Before today's riot, Trump also asked his followers to protest peacefully, and the responsibility for the violence lies first and foremost with the individuals who committed it. Yet it was predictable that at least some Trump supporters would go beyond peaceful protest after he spent two months insisting that he actually won the election by a landslide, a fact that he said would be apparent but for a massive criminal conspiracy that delivered a phony victory to Biden. Today is the day when Congress was scheduled to affirm that victory, which Trump has persistently portrayed as an intolerable threat to democracy.

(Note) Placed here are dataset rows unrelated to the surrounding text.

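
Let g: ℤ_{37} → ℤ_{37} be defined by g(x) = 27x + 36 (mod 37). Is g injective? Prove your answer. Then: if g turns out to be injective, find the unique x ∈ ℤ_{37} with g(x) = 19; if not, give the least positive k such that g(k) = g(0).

35

If g(a) = g(b), then 27a ≡ 27b (mod 37). Because gcd(27, 37) = 1, we may cancel 27 to get a ≡ b (mod 37).
Hence g is injective.
We now compute 27⁻¹ mod 37 explicitly. Euclid's algorithm: 37 = 1·27 + 10, 27 = 2·10 + 7, 10 = 1·7 + 3, 7 = 2·3 + 1; back-substituting gives 1 = 11·27 − 8·37, so 27⁻¹ ≡ 11 (mod 37).
Since g is injective, we compute g⁻¹(19): solve 27x + 36 ≡ 19 (mod 37), i.e. 27x ≡ 20 (mod 37).
Multiplying by 27⁻¹ = 11 gives x ≡ 11·20 = 220 = 5·37 + 35 ≡ 35 (mod 37).
Check: g(35) = 27·35 + 36 = 981 = 26·37 + 19 ≡ 19 (mod 37).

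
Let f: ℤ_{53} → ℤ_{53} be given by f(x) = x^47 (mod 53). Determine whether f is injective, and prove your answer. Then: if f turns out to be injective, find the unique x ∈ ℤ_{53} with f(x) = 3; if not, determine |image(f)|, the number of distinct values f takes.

Since 53 is prime, the nonzero elements of ℤ_{53} form a cyclic group of order 52.
As gcd(47, 52) = 1, raising to the 47th power is a bijection on this group: if a^47 ≡ b^47 then (ab^{−1})^47 = 1, and the only element of order dividing gcd(47, 52) = 1 is 1, so a = b.
With f(0) = 0 this makes f injective on all of ℤ_{53}, hence bijective (finite equal-size domain and codomain). In particular f is injective.
Since f is injective, we find the preimage of 3. The inverse of x ↦ x^47 on (ℤ_{53})^× is x ↦ x^31, because 47·31 = 1457 = 28·52 + 1 ≡ 1 (mod 52) and x^{52} = 1 for x ≠ 0 (Fermat). So f⁻¹(3) = 3^31 mod 53.
Repeated squaring mod 53: 3^1 ≡ 3, 3^2 ≡ 3² = 9, 3^4 ≡ 9² = 81 ≡ 28, 3^8 ≡ 28² = 784 ≡ 42, 3^16 ≡ 42² = 1764 ≡ 15. Since 31 = 16 + 8 + 4 + 2 + 1, 3^31 ≡ 15·42·28·9·3: 15·42 = 630 ≡ 47, then 47·28 = 1316 ≡ 44, then 44·9 = 396 ≡ 25, then 25·3 = 75 ≡ 22. So 3^31 ≡ 22 (mod 53).
Hence f⁻¹(3) = 22.

22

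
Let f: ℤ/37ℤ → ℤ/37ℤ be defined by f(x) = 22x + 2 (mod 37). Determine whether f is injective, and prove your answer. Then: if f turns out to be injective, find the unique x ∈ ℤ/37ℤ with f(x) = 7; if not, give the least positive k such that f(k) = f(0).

12

If f(s) = f(t), then 22s ≡ 22t (mod 37). Because gcd(22, 37) = 1, we may cancel 22 to get s ≡ t (mod 37).
Therefore f is injective.
We now compute 22⁻¹ mod 37 explicitly. Euclid's algorithm: 37 = 1·22 + 15, 22 = 1·15 + 7, 15 = 2·7 + 1; back-substituting gives 1 = 32·22 − 19·37, so 22⁻¹ ≡ 32 (mod 37).
Since f is injective, we find f⁻¹(7): we need 22x ≡ 7 − 2 ≡ 5 (mod 37). Using 22⁻¹ = 32: x ≡ 32·5 = 160 = 4·37 + 12, so x = 12.
Check: f(12) = 22·12 + 2 = 266 = 7·37 + 7 ≡ 7 (mod 37).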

"These people are not going to take it any longer," Trump declared at a Washington, D.C., rally that began an hour before the joint session of Congress convened. "They rigged an election. They rigged it like they've never rigged an election before…Hundreds of thousands of American patriots are committed to the honesty of our elections and the integrity of our glorious republic. All of us here today do not want to see our election victory stolen by emboldened radical-left Democrats, which is what they're doing, and stolen by the fake news media. That's what they've done and what they're doing. We will never give up. We will never concede. It doesn't happen. You don't concede. Our country has had enough. We will not take it anymore….We will stop the steal."
Trump made the stakes clear. "We're going to have somebody in there that should not be in there," he said, "and our country will be destroyed. And we're not going to stand for that."

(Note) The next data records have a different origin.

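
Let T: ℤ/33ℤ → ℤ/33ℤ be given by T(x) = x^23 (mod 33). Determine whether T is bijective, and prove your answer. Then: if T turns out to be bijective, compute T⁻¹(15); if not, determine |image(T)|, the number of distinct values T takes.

Computing x^23 mod 33 for each x (by repeated squaring, reducing mod 33 at every step), the values T(0), T(1), …, T(32) are: 0, 1, 8, 27, 31, 26, 18, 13, 17, 3, 10, 11, 12, 19, 5, 9, 4, 29, 24, 28, 14, 21, 22, 23, 30, 16, 20, 15, 7, 2, 6, 25, 32.
Every element of ℤ/33ℤ appears exactly once in this list, so T is a bijection, and in particular bijective.
Since T is bijective, we read off the preimage of 15 from the same table: T(27) = 15, so T⁻¹(15) = 27.

27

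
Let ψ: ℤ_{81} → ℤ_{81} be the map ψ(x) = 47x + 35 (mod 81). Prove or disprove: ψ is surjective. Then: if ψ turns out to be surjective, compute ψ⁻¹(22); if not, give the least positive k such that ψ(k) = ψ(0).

Since gcd(47, 81) = 1, 47 is invertible modulo 81. Euclid's algorithm: 81 = 1·47 + 34, 47 = 1·34 + 13, 34 = 2·13 + 8, 13 = 1·8 + 5, 8 = 1·5 + 3, 5 = 1·3 + 2, 3 = 1·2 + 1; back-substituting gives 1 = 50·47 − 29·81, so 47⁻¹ ≡ 50 (mod 81).
Then y ↦ 50(y − 35) is a two-sided inverse to ψ, so every y ∈ ℤ_{81} has a preimage.
Hence ψ is surjective.
Since ψ is surjective, we compute ψ⁻¹(22): solve 47x + 35 ≡ 22 (mod 81), i.e. 47x ≡ 68 (mod 81).
Multiplying by 47⁻¹ = 50 gives x ≡ 50·68 = 3400 = 41·81 + 79 ≡ 79 (mod 81).
Check: ψ(79) = 47·79 + 35 = 3748 = 46·81 + 22 ≡ 22 (mod 81).

79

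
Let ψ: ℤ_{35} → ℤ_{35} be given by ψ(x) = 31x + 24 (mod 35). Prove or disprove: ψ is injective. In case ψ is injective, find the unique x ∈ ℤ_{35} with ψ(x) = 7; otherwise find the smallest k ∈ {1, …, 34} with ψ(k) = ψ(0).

Suppose ψ(a) = ψ(b) in ℤ_{35}. Then 31a + 24 ≡ 31b + 24 (mod 35), thus 31(a − b) ≡ 0 (mod 35).
Since gcd(31, 35) = 1, 31 is invertible modulo 35, hence a − b ≡ 0 (mod 35), i.e. a = b.
Therefore ψ is injective.
We now compute 31⁻¹ mod 35 explicitly. Euclid's algorithm: 35 = 1·31 + 4, 31 = 7·4 + 3, 4 = 1·3 + 1; back-substituting gives 1 = 26·31 − 23·35, so 31⁻¹ ≡ 26 (mod 35).
Since ψ is injective, we compute ψ⁻¹(7): solve 31x + 24 ≡ 7 (mod 35), i.e. 31x ≡ 18 (mod 35).
Multiplying by 31⁻¹ = 26 gives x ≡ 26·18 = 468 = 13·35 + 13 ≡ 13 (mod 35).
Check: ψ(13) = 31·13 + 24 = 427 = 12·35 + 7 ≡ 7 (mod 35).

13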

How did Trump propose to "stop the steal"? He held out the vain hope that Vice President Mike Pence would reverse the election results by rejecting electoral votes for Biden from several swing states—a power the vice president does not actually have. "I hope Mike is going to do the right thing," Trump said. "If Mike Pence does the right thing, we win the election….He has the absolute right to do it….Mike Pence is going to have to come through for us. And if he doesn't, that will be a sad day for our country, because you're sworn to uphold our Constitution. "

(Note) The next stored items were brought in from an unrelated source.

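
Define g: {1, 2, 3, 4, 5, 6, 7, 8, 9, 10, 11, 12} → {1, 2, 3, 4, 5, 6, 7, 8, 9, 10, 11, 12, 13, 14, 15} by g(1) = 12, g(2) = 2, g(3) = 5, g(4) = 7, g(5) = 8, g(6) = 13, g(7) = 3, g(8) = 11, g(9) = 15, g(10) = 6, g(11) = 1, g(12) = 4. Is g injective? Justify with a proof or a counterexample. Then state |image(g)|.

The values g(1), …, g(12) are 12, 2, 5, 7, 8, 13, 3, 11, 15, 6, 1, 4 — all distinct.
So g(s) = g(t) only when s = t, and g is injective.
The image of g is {1, 2, 3, 4, 5, 6, 7, 8, 11, 12, 13, 15}, which has 12 elements.

12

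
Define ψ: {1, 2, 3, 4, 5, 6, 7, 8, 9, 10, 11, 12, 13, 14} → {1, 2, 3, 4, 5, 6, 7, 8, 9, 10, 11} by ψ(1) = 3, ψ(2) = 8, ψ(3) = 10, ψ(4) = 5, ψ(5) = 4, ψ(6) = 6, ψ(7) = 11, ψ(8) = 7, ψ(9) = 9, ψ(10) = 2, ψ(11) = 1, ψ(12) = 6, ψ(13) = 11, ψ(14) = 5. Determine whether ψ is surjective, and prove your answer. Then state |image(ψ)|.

11

Every element of the codomain has a preimage: 1 = ψ(11), 2 = ψ(10), 3 = ψ(1), 4 = ψ(5), 5 = ψ(4), 6 = ψ(6), 7 = ψ(8), 8 = ψ(2), 9 = ψ(9), 10 = ψ(3), 11 = ψ(7).
Hence ψ is surjective.
The image of ψ is {1, 2, 3, 4, 5, 6, 7, 8, 9, 10, 11}, which has 11 elements.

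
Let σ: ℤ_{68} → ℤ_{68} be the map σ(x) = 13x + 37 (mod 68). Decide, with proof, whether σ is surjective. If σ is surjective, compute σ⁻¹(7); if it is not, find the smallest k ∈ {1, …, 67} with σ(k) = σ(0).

Since gcd(13, 68) = 1, 13 is invertible modulo 68. Euclid's algorithm: 68 = 5·13 + 3, 13 = 4·3 + 1; back-substituting gives 1 = 21·13 − 4·68, so 13⁻¹ ≡ 21 (mod 68).
For any y ∈ ℤ_{68}, x = 21(y − 37) mod 68 satisfies σ(x) = 13·21(y − 37) + 37 ≡ y (since 13·21 ≡ 1 mod 68). So every y has a preimage.
Therefore σ is surjective.
Since σ is surjective, we find σ⁻¹(7): we need 13x ≡ 7 − 37 ≡ 38 (mod 68). Using 13⁻¹ = 21: x ≡ 21·38 = 798 = 11·68 + 50, so x = 50.
Check: σ(50) = 13·50 + 37 = 687 = 10·68 + 7 ≡ 7 (mod 68).

50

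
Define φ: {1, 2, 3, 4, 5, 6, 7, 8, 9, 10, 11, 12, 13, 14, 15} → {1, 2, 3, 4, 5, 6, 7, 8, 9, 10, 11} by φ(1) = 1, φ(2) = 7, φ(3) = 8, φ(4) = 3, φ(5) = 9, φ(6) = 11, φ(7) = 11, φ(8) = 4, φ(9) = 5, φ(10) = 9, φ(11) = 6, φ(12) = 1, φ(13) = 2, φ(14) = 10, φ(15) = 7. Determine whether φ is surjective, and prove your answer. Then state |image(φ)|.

11

Every element of the codomain has a preimage: 1 = φ(1), 2 = φ(13), 3 = φ(4), 4 = φ(8), 5 = φ(9), 6 = φ(11), 7 = φ(2), 8 = φ(3), 9 = φ(5), 10 = φ(14), 11 = φ(6).
Thus φ is surjective.
The image of φ is {1, 2, 3, 4, 5, 6, 7, 8, 9, 10, 11}, which has 11 elements.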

But Pence decided that "the right thing," in terms of Trump's personal desires, was the wrong thing under the Constitution. "I do not believe that the Founders of our country intended to invest the Vice President with unilateral authority to decide which electoral votes should be counted during the Joint Session of Congress, and no vice president in American history has ever asserted such authority," Pence said in a statement he issued as Trump was speaking. "It is my considered judgment that my oath to support and defend the Constitution constrains me from claiming unilateral authority to determine which electoral votes should be counted and which should not."
Predictably, Trump responded by slamming Pence on Twitter: "Mike Pence didn't have the courage to do what should have been done to protect our Country and our Constitution, giving States a chance to certify a corrected set of facts, not the fraudulent or inaccurate ones which they were asked to previously certify. USA demands the truth!" As Christian Britschgi notes, "that tweet came roughly 10 minutes after it was reported that Pence had been escorted off the Senate floor" in response to the pro-Trump riot.
Once unconstitutional intervention by the vice president was off the table, what other options were left for Trump fans outraged by the installation of a president their leader portrays as illegitimate? "It is up to Congress to confront this egregious assault on our democracy," Trump said. "We're going to walk down to the Capitol…and we're going to cheer on our brave senators and congressmen and women. And we're probably not going to be cheering so much for some of them. Because you'll never take back our country with weakness. You have to show strength, and you have to be strong."
After Trump told the protesters that their country was about to be destroyed by an illegal usurper, the idea of cheering the "brave" lawmakers who side with Trump and booing the ones who side with reality must have seemed like pretty weak tea. Some of them evidently thought that "show[ing] strength" required more than that, especially after it became clear that Pence was not riding to the rescue of the republic.
"We have come to demand that Congress do the right thing and only count the electors who have been lawfully slated," Trump said. "I know that everyone here will soon be marching over to the Capitol building to peacefully and patriotically make your voices heard today."
No doubt the president's supporters will cite the "peacefully" part in his defense. But after two months of bizarre conspiracy theories, constant presidential complaints about a stolen election, declarations that conceding Biden's victory is not an option, and repeated warnings that the fate of the nation hangs in the balance, that is more weight than a single adverb can bear.